Recall that $f:[a,b]\to\mathbb{R}$ is absolutely continuous if for all $\epsilon$ there exists $\delta$ such that for any $(a_i,b_i)$ pairwise disjoint intervals we have $\sum(b_i-a_i)<\delta\implies\sum|f(b_i)-f(a_i)|<\epsilon$, or equivalently $f$ is a.e. differentiable and:
$$f(x)-f(y)=\int_y^xf'(t)\mathrm{d}t,$$
for all $x,y\in[a,b]$, and it is Lipschitz continuous (or just Lipschitz) if there exists a constant $C$ such that, for $x,y\in[a,b]$:
$$|f(x)-f(y)|\leq C|x-y|.$$
Choosing $\delta=\frac{\epsilon}{C}$, one verifies that the definition of absolute continuity holds for Lipschitz functions.

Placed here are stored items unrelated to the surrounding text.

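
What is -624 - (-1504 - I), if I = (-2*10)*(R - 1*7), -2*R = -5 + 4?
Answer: 1010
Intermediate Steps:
R = 1/2 (R = -(-5 + 4)/2 = -1/2*(-1) = 1/2 ≈ 0.50000)
I = 130 (I = (-2*10)*(1/2 - 1*7) = -20*(1/2 - 7) = -20*(-13/2) = 130)
-624 - (-1504 - I) = -624 - (-1504 - 1*130) = -624 - (-1504 - 130) = -624 - 1*(-1634) = -624 + 1634 = 1010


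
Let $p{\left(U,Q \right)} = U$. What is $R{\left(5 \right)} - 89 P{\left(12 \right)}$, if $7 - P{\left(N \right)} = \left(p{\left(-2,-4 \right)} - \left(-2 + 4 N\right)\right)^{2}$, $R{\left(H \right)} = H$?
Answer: $204438$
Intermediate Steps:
$P{\left(N \right)} = 7 - 16 N^{2}$ ($P{\left(N \right)} = 7 - \left(-2 - \left(-2 + 4 N\right)\right)^{2} = 7 - \left(- 4 N\right)^{2} = 7 - 16 N^{2}$)
$R{\left(5 \right)} - 89 P{\left(12 \right)} = 5 - 89 \left(7 - 16 \cdot 12^{2}\right) = 5 - 89 \left(7 - 2304\right) = 5 - -204433 = 5 + 204433 = 204438$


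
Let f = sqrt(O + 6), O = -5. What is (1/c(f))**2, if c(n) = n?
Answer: 1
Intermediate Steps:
f = 1 (f = sqrt(-5 + 6) = sqrt(1) = 1)
(1/c(f))**2 = (1/1)**2 = 1**2 = 1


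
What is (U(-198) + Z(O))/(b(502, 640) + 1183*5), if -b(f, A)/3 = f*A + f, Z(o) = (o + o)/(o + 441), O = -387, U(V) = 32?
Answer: -53/2878293 ≈ -1.8414e-5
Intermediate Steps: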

The space of absolutely continuous functions $\operatorname{AC}([a,b])$ can be normed with:
$$\|f\|:=|f(a)|+\|f'\|_{L^1([a,b])}.$$
It turns out (see 1 and 2) that this norm makes $\operatorname{AC}$ into a Banach space.
$\operatorname{AC}$ is also the same as $W^{1,1}$, and we know that Lipschitz functions are dense there, since smooth functions are, and they are Lipschitz.
So I was wondering: are Lipschitz functions dense in the other norm as well? Mollifying doesn't really seem to help, because I do get convergence in $L^1$ of the derivatives, but the convergence at $a$ is troublesome. I mean, convergence in that norm equates to $f_n'\to f'$ in $L^1$ and $f_n(a)\to f(a)$, so I was trying to mollify and prove those two convergences. Any hints?
Perhaps I could show that norming $\operatorname{AC}$ with $|f(x)|$ instead of $|f(a)|$, where $x\in(a,b)$, results in an equivalent norm, and then mollify and use that, for continuous functions on $(a,b)$, the mollifications converge uniformly in any compact subset, hence pointwise?
Or maybe I can extend uniform convergence of mollifications to any compact subset including the whole $[a,b]$? I'd have a problem there, I guess, because how do I define the mollification at the endpoints?